Hürden beseitigen

Das Gesundheitswesen muss am Patienten ausgerichtet werden.
Wem nur so etwas Banales wie der Bruch eines Arms widerfährt, der lernt nicht nur fast alle Facetten und Subspezialitäten des deutschen Gesundheitswesens kennen, sondern dem wird schnell deutlich, mit welchen Problemen Menschen mit und ohne Handicaps zu kämpfen haben, wenn sie den Eingang P für Patienten ins System nehmen. Dies gilt nicht nur für das unzureichende Management bei der Entlassung aus dem Krankenhaus. Von wem soll man denn jetzt ambulant weiter behandelt werden? Von der Hausärztin, die die OP-Wunde versorgt und die Schmerzmittel verschreibt? Vom Chirurgen, der Krankengymnastik verordnet und die Klammern aus der Wunde zieht? Vom Neurochirurgen oder Neurologen, wenn ein Nerv durch die Fraktur gequetscht ist? Am besten von allen, denn von jeder und jedem werden Beiträge zum Heilungsprozess benötigt.
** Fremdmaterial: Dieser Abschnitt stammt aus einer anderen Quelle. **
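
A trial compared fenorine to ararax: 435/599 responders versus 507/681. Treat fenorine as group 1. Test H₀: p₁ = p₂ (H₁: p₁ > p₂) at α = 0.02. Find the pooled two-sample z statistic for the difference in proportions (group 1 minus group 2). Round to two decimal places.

p̂₁ = 435/599 ≈ 0.7262, p̂₂ = 507/681 ≈ 0.7445.
Pooled p̂ = (435+507)/(599+681) = 942/1280 = 0.7359.
SE = √(p̂(1−p̂)(1/n₁+1/n₂)) = √(0.7359·0.2641·0.00313788) = √(0.000609795) = 0.0247.
z = (0.7262 − 0.7445)/0.0247 = -0.0183/0.0247 = -0.74.
p-value = P(Z > -0.740) ≈ 0.7705, so at α = 0.02 we fail to reject H₀.

z = -0.74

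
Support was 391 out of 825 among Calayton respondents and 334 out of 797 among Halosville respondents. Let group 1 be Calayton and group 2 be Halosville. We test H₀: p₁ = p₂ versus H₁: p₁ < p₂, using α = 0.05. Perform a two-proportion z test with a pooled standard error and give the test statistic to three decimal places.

z = 2.222

p̂₁ = 391/825 = 0.47394, p̂₂ = 334/797 = 0.41907.
Pooled p̂ = (391+334)/(825+797) = 725/1622 = 0.44698.
SE = √(0.247189 × 0.00246683) = 0.02469.
z = (0.47394 − 0.41907)/0.02469 = 0.05487/0.02469 = 2.222.
p-value = P(Z < 2.222) ≈ 0.9869; since p > α = 0.05, fail to reject H₀.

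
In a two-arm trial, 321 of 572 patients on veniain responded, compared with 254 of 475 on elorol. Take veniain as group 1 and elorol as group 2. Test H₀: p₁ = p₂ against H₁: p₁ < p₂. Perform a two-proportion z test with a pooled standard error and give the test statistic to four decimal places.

p̂₁ = 321/572 = 0.561189, p̂₂ = 254/475 = 0.534737.
Pooled p̂ = (321+254)/(572+475) = 575/1047 = 0.549188.
SE = √(0.247581 × 0.00385351) = 0.030888.
z = (0.561189 − 0.534737)/0.030888 = 0.026452/0.030888 = 0.8564.

z = 0.8564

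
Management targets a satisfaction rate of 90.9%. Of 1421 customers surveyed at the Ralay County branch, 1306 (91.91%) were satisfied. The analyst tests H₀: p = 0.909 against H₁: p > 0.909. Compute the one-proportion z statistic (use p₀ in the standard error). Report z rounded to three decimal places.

z = 1.320

p̂ = 1306/1421 = 0.91907.
SE = √(p₀(1−p₀)/n) = √(0.082719/1421) = 0.00763.
z = (0.91907 − 0.909)/0.00763 = 0.01007/0.00763 = 1.320.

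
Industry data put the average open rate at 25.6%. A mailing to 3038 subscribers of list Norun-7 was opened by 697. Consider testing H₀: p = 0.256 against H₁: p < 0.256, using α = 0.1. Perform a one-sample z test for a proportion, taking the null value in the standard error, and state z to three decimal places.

p̂ = 697/3038 = 0.229427.
Standard error under H₀: √(0.256×0.744/3038) = 0.007918.
z = (0.229427 − 0.256)/0.007918 = -0.026573/0.007918 = -3.356.
p-value = P(Z < -3.356) ≈ 0.0004. With α = 0.1, reject H₀.

z = -3.356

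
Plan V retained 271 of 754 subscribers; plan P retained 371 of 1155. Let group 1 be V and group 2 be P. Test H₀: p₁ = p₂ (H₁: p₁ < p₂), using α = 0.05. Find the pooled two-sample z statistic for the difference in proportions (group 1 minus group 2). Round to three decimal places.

p̂₁ = 271/754 = 0.35942, p̂₂ = 371/1155 = 0.32121.
Pooled p̂ = (271+371)/(754+1155) = 642/1909 = 0.33630.
SE = √(p̂(1−p̂)(1/n₁+1/n₂)) = √(0.33630·0.66370·0.00219206) = √(0.000489274) = 0.02212.
z = (0.35942 − 0.32121)/0.02212 = 0.03821/0.02212 = 1.727.
p-value = P(Z < 1.727) ≈ 0.9579, so at α = 0.05 we fail to reject H₀.

z = 1.727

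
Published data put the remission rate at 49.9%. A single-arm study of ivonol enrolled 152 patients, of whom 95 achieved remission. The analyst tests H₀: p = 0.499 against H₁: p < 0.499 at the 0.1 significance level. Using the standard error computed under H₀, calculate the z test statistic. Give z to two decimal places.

z = 3.11

p̂ = 95/152 ≈ 0.62500.
Under H₀, SE = √(0.499·0.501/152) = √(0.00164473) = 0.04056.
z = (0.62500 − 0.499)/0.04056 = 0.12600/0.04056 = 3.11.
p-value = P(Z < 3.107) ≈ 0.9991, so at α = 0.1 we fail to reject H₀.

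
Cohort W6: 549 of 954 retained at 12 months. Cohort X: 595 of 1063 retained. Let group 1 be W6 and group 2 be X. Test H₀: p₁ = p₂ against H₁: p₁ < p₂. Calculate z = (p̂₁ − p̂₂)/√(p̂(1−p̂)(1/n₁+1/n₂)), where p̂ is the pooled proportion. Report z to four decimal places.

z = 0.7121

p̂₁ = 549/954 ≈ 0.575472, p̂₂ = 595/1063 ≈ 0.559737.
Pooled p̂ = (549+595)/(954+1063) = 1144/2017 = 0.567179.
SE = √(0.245487 × 0.00198895) = 0.022097.
z = (0.575472 − 0.559737)/0.022097 = 0.015735/0.022097 = 0.7121.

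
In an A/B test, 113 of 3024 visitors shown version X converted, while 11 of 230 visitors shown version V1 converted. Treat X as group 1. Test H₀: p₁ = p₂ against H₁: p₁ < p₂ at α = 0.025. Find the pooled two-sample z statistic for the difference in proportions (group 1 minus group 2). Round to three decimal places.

z = -0.799

p̂₁ = 113/3024 = 0.037368, p̂₂ = 11/230 = 0.047826.
Pooled p̂ = (113+11)/(3024+230) = 124/3254 = 0.038107.
SE = √(p̂(1−p̂)(1/n₁+1/n₂)) = √(0.038107·0.961893·0.00467851) = √(0.00017149) = 0.013095.
z = (0.037368 − 0.047826)/0.013095 = -0.010458/0.013095 = -0.799.
p-value = P(Z < -0.799) ≈ 0.2123; since p > α = 0.025, fail to reject H₀.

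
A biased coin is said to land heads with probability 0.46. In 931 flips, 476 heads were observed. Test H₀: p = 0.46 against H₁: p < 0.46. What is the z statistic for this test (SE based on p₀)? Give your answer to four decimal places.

z = 3.1393

p̂ = 476/931 = 0.511278.
SE = √(p₀(1−p₀)/n) = √(0.2484/931) = 0.016334.
z = (0.511278 − 0.46)/0.016334 = 0.051278/0.016334 = 3.1393.
p-value = P(Z < 3.139) ≈ 0.9992.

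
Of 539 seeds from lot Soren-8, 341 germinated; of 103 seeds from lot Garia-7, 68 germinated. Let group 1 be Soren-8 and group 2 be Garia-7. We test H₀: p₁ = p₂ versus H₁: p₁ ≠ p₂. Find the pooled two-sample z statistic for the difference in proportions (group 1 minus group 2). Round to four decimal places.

z = -0.5326

p̂₁ = 341/539 ≈ 0.632653, p̂₂ = 68/103 ≈ 0.660194.
Pooled p̂ = (341+68)/(539+103) = 409/642 = 0.637072.
SE = √(0.231211 × 0.011564) = 0.051708.
z = (0.632653 − 0.660194)/0.051708 = -0.027541/0.051708 = -0.5326.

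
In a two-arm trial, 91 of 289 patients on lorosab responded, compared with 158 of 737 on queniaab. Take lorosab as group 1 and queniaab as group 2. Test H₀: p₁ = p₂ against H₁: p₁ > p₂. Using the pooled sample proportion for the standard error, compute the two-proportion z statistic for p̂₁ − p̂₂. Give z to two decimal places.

p̂₁ = 91/289 = 0.31488, p̂₂ = 158/737 = 0.21438.
Pooled p̂ = (91+158)/(289+737) = 249/1026 = 0.24269.
SE = √(0.183792 × 0.00481706) = 0.02975.
z = (0.31488 − 0.21438)/0.02975 = 0.10050/0.02975 = 3.38.
p-value = P(Z > 3.378) ≈ 0.0004.

z = 3.38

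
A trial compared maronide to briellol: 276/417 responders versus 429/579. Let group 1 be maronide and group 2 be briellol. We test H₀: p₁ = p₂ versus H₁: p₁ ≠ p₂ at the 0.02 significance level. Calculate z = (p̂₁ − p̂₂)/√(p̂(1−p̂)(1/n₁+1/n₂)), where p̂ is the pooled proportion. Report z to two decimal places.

z = -2.71

p̂₁ = 276/417 ≈ 0.6619, p̂₂ = 429/579 ≈ 0.7409.
Pooled p̂ = (276+429)/(417+579) = 705/996 = 0.7078.
SE = √(p̂(1−p̂)(1/n₁+1/n₂)) = √(0.7078·0.2922·0.0041252) = √(0.000853116) = 0.0292.
z = (0.6619 − 0.7409)/0.0292 = -0.0790/0.0292 = -2.71.
p-value = 2·P(Z > 2.707) ≈ 0.0068; since p < α = 0.02, reject H₀.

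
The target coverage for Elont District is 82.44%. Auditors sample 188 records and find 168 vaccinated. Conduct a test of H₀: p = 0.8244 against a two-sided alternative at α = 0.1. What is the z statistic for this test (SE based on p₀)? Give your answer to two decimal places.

z = 2.49

p̂ = 168/188 = 0.89362.
SE = √(p₀(1−p₀)/n) = √(0.14476/188) = 0.02775.
z = (0.89362 − 0.8244)/0.02775 = 0.06922/0.02775 = 2.49.
Two-sided p-value ≈ 2·Φ(−2.494) = 0.0126. With α = 0.1, reject H₀.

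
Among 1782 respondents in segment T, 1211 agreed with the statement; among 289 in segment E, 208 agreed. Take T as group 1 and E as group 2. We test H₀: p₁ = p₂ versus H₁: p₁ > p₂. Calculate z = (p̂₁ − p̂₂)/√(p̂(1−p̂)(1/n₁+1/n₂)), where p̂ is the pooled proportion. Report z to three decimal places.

z = -1.363

p̂₁ = 1211/1782 ≈ 0.67957, p̂₂ = 208/289 ≈ 0.71972.
Pooled p̂ = (1211+208)/(1782+289) = 1419/2071 = 0.68518.
SE = √(p̂(1−p̂)(1/n₁+1/n₂)) = √(0.68518·0.31482·0.00402137) = √(0.00086745) = 0.02945.
z = (0.67957 − 0.71972)/0.02945 = -0.04015/0.02945 = -1.363.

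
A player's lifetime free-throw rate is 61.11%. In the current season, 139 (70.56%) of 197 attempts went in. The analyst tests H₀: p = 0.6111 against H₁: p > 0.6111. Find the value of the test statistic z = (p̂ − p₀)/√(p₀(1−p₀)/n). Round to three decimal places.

z = 2.720

p̂ = 139/197 ≈ 0.70558.
SE = √(p₀(1−p₀)/n) = √(0.23766/197) = 0.03473.
z = (0.70558 − 0.6111)/0.03473 = 0.09448/0.03473 = 2.720.
p-value = P(Z > 2.720) ≈ 0.0033.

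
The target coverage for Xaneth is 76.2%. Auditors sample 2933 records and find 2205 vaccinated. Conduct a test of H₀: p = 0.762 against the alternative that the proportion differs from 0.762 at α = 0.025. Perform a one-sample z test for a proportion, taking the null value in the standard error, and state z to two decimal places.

z = -1.30

p̂ = 2205/2933 = 0.75179.
SE = √(p₀(1−p₀)/n) = √(0.18136/2933) = 0.00786.
z = (0.75179 − 0.762)/0.00786 = -0.01021/0.00786 = -1.30.
Two-sided p-value ≈ 2·Φ(−1.298) = 0.1941. With α = 0.025, fail to reject H₀.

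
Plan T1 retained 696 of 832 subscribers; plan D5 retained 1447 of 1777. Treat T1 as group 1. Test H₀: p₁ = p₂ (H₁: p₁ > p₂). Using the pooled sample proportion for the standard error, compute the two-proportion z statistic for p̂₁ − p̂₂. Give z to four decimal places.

z = 1.3825

p̂₁ = 696/832 = 0.836538, p̂₂ = 1447/1777 = 0.814294.
Pooled p̂ = (696+1447)/(832+1777) = 2143/2609 = 0.821388.
SE = √(p̂(1−p̂)(1/n₁+1/n₂)) = √(0.821388·0.178612·0.00176467) = √(0.000258895) = 0.016090.
z = (0.836538 − 0.814294)/0.016090 = 0.022244/0.016090 = 1.3825.
p-value = P(Z > 1.382) ≈ 0.0834.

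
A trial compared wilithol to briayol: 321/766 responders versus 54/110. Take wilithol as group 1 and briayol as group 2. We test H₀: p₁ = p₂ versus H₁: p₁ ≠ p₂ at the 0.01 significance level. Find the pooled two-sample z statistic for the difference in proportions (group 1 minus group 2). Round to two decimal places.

p̂₁ = 321/766 ≈ 0.4191, p̂₂ = 54/110 ≈ 0.4909.
Pooled p̂ = (321+54)/(766+110) = 375/876 = 0.4281.
SE = √(0.244828 × 0.0103964) = 0.0505.
z = (0.4191 − 0.4909)/0.0505 = -0.0718/0.0505 = -1.42.
Two-sided p-value ≈ 2·Φ(−1.424) = 0.1544; since p > α = 0.01, fail to reject H₀.

z = -1.42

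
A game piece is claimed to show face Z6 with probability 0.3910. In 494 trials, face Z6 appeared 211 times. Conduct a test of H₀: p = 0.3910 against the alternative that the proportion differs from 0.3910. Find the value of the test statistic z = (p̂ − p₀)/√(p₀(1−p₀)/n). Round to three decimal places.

p̂ = 211/494 = 0.42713.
Standard error under H₀: √(0.391×0.609/494) = 0.02196.
z = (0.42713 − 0.391)/0.02196 = 0.03613/0.02196 = 1.645.
Two-sided p-value ≈ 2·Φ(−1.645) = 0.0999.

z = 1.645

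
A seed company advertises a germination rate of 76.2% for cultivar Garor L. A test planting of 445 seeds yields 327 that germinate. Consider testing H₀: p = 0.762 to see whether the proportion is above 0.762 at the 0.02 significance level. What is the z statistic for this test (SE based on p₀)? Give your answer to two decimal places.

p̂ = 327/445 = 0.7348.
SE = √(p₀(1−p₀)/n) = √(0.18136/445) = 0.0202.
z = (0.7348 − 0.762)/0.0202 = -0.0272/0.0202 = -1.35.
p-value = P(Z > -1.346) ≈ 0.9108. With α = 0.02, fail to reject H₀.

z = -1.35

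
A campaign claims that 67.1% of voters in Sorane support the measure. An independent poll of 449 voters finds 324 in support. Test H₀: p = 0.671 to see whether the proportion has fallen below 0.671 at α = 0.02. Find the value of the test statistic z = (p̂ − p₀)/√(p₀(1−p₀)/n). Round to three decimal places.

p̂ = 324/449 = 0.72160.
Standard error under H₀: √(0.671×0.329/449) = 0.02217.
z = (0.72160 − 0.671)/0.02217 = 0.05060/0.02217 = 2.282.
p-value = P(Z < 2.282) ≈ 0.9888; since p > α = 0.02, fail to reject H₀.

z = 2.282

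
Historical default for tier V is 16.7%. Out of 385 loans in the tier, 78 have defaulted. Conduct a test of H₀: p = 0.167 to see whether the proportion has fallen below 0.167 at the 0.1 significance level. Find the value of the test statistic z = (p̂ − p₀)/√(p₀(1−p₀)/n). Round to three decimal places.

p̂ = 78/385 = 0.20260.
SE = √(p₀(1−p₀)/n) = √(0.13911/385) = 0.01901.
z = (0.20260 − 0.167)/0.01901 = 0.03560/0.01901 = 1.873.
p-value = P(Z < 1.873) ≈ 0.9694; since p > α = 0.1, fail to reject H₀.

z = 1.873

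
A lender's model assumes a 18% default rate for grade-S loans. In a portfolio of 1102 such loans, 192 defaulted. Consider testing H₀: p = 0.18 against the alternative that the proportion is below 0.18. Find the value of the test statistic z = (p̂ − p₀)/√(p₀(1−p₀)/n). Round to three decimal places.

p̂ = 192/1102 ≈ 0.17423.
Under H₀, SE = √(0.18·0.82/1102) = √(0.000133938) = 0.01157.
z = (0.17423 − 0.18)/0.01157 = -0.00577/0.01157 = -0.499.

z = -0.499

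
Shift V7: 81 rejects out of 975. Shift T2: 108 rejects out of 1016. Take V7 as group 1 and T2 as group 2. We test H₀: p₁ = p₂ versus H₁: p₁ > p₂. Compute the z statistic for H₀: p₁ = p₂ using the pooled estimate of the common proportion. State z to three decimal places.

z = -1.767

p̂₁ = 81/975 ≈ 0.08308, p̂₂ = 108/1016 ≈ 0.10630.
Pooled p̂ = (81+108)/(975+1016) = 189/1991 = 0.09493.
SE = √(p̂(1−p̂)(1/n₁+1/n₂)) = √(0.09493·0.90507·0.00200989) = √(0.000172682) = 0.01314.
z = (0.08308 − 0.10630)/0.01314 = -0.02322/0.01314 = -1.767.
p-value = P(Z > -1.767) ≈ 0.9614.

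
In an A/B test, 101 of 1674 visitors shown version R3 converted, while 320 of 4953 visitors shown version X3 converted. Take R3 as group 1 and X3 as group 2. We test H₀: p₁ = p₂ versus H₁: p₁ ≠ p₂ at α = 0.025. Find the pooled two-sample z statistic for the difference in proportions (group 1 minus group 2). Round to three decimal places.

p̂₁ = 101/1674 = 0.06033, p̂₂ = 320/4953 = 0.06461.
Pooled p̂ = (101+320)/(1674+4953) = 421/6627 = 0.06353.
SE = √(p̂(1−p̂)(1/n₁+1/n₂)) = √(0.06353·0.93647·0.000799269) = √(4.75503e-05) = 0.00690.
z = (0.06033 − 0.06461)/0.00690 = -0.00428/0.00690 = -0.620.
p-value = 2·P(Z > 0.620) ≈ 0.5355, so at α = 0.025 we fail to reject H₀.

z = -0.620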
Der Neurologe kann zur näheren Abklärung des Nervenleidens gegebenenfalls aufwendige bildgebende Verfahren wie Computer- oder Magnetresonanztomographie heranziehen. All das würde von der Krankenkasse bezahlt. Nicht bezahlt wird in einem solchen Fall die Sonographie – vulgo der Ultraschall. Die verlangt mehr Geschick vom ausführenden Arzt, ist aber deutlich aussagekräftiger. Im Leistungskatalog der gesetzlichen Krankenversicherung ist das aber nicht vorgesehen, angeblich weil man eine unkontrollierte Mengenausweitung fürchtet.
Aber auch in der Selbstversorgung kämpft der Verunfallte mit Hindernissen, die nicht auf eine durchdachte Prozessorganisation der ambulanten Versorgung schließen lassen. Während des Krankenhausaufenthalts wurden die notwendigen Medikamente in speziellen, einarmig zu bedienenden Behältnissen ans Bett gebracht. Daheim müssen sie mühsam aus harten oder (viel schlimmer) weichen Blistern gequetscht werden. Das ist speziell bei Arzneien in Nanogröße eine Herausforderung der besonderen Art.
Nicht allein in der großen Politik werden Fehler bei der Steuerung der gesundheitlichen Versorgung gemacht. Die Ärgernisse liegen häufig in der Abwesenheit der Nutzerperspektive bei der Ausgestaltung der Details. Also bitte auch bei den vermeintlich kleinen Dingen die Betroffenen einbinden und den gesunden Menschenverstand einschalten. Dann wäre manches Handicap nur noch halb so schwer.